Decision: Appeal dismissed; UEFA Appeals Body decision of 18 May 2010 confirmed; life ban from any football-related activities upheld.
Cases cited in this award
CAS 2009/A/1920 CAS 2005/A/908
Frequently asked questions about O. v. UEFA (Referee Match-Fixing)
What standard of proof does CAS apply in referee match-fixing cases?
In O. v. UEFA, the panel held that match-fixing cases should be dealt with in line with CAS jurisprudence on disciplinary doping cases, requiring facts to be established to the 'comfortable satisfaction of the Panel having in mind the seriousness of the allegations.' On the specific facts — intercepted telephone conversations, UEFA meeting minutes, and Ante Sapina's police interrogation — the panel found the evidence met not only that standard but proof beyond reasonable doubt.

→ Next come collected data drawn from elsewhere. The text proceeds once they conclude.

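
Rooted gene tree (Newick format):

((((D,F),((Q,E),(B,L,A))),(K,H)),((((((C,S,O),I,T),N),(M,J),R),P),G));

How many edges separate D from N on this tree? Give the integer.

9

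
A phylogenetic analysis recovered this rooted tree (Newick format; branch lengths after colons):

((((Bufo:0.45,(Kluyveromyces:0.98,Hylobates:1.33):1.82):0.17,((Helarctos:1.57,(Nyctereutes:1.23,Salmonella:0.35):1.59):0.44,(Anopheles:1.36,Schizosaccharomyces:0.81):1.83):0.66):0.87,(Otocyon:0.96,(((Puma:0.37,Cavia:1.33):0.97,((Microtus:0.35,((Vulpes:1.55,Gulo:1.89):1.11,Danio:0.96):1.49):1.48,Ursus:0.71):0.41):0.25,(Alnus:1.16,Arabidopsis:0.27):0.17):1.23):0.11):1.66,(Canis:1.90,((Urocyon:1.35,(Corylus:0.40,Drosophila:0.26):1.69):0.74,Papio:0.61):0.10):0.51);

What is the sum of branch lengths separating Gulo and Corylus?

The path runs Gulo → … → MRCA → … → Corylus; the MRCA is the root of the tree.
Branch lengths along that path: 1.89 + 1.11 + 1.49 + 1.48 + 0.41 + 0.25 + 1.23 + 0.11 + 1.66 + 0.51 + 0.10 + 0.74 + 1.69 + 0.40 = 13.07.

13.07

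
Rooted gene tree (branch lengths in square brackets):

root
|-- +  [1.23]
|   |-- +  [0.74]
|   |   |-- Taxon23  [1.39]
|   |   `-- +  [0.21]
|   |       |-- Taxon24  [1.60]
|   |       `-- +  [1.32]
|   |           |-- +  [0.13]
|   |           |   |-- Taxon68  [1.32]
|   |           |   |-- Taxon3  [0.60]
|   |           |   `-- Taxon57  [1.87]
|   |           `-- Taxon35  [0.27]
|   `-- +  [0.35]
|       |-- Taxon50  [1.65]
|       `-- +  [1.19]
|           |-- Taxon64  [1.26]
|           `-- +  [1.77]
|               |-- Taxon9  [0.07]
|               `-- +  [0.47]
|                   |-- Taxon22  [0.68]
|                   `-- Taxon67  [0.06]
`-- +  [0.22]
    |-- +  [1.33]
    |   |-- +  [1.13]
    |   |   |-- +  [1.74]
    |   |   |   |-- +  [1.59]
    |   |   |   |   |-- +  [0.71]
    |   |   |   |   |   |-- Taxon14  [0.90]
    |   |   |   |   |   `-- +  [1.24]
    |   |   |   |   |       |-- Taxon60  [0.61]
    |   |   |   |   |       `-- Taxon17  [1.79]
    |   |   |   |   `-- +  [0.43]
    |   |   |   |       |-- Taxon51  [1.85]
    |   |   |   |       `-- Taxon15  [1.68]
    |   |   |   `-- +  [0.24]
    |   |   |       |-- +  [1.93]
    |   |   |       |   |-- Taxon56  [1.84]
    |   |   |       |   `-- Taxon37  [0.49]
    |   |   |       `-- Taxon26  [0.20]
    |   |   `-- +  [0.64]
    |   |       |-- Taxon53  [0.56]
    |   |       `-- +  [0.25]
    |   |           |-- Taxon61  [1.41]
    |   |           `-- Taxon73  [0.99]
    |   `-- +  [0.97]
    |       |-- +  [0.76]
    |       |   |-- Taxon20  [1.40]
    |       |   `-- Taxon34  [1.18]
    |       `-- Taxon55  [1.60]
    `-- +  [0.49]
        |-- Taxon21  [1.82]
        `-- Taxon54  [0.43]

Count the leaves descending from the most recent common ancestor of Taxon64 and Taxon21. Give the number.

The MRCA of Taxon64 and Taxon21 is the root, so the clade is the entire tree.
That clade contains 27 terminal taxa: Taxon14, Taxon15, Taxon17, Taxon20, Taxon21, Taxon22, Taxon23, Taxon24, Taxon26, Taxon3, Taxon34, Taxon35, Taxon37, Taxon50, Taxon51, Taxon53, Taxon54, Taxon55, Taxon56, Taxon57, Taxon60, Taxon61, Taxon64, Taxon67, Taxon68, Taxon73, Taxon9.

27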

Can a referee be banned for life just for failing to report a bribery approach, even if he did not fix the match?
Yes. The CAS panel in O. v. UEFA expressly held that it was unnecessary to make a final finding on whether O. actually manipulated the FC Basel v CSKA Sofia match or received money, because the offence of failing to notify UEFA immediately upon being targeted by attempted bribery — as required by Article 6 of the UEFA General Terms and Conditions for Referees — was made out in any event. The life ban was confirmed as proportionate on that basis alone.
Was the late-filed Ante Sapina interrogation transcript admissible at CAS in the O. v. UEFA match-fixing case?
Yes. The panel admitted the transcript of Ante Sapina's 23 August 2010 Bochum police interrogation, filed by UEFA on 9 December 2010, under the exceptional circumstances exception in Art. R56 of the CAS Code. The panel found the evidence could not have been made available earlier, was disclosed expeditiously with an English translation, and consisted of testimony given in proceedings external to the CAS arbitration. The Appellant did not oppose its admission or request additional time.
What made the O. v. UEFA CAS award historically significant for football disciplinary law?
The award is described in its own text as 'the first case of its kind in European football involving a match official as distinct from a player or coach,' giving it 'an importance beyond that to the disputant parties.' It confirmed that the doping-case standard of comfortable satisfaction applies to match-fixing, that non-disclosure of bribery approaches alone justifies a life ban, and that CAS will support zero-tolerance regulatory approaches subject to proportionality — principles directly applicable to all future match-official integrity cases.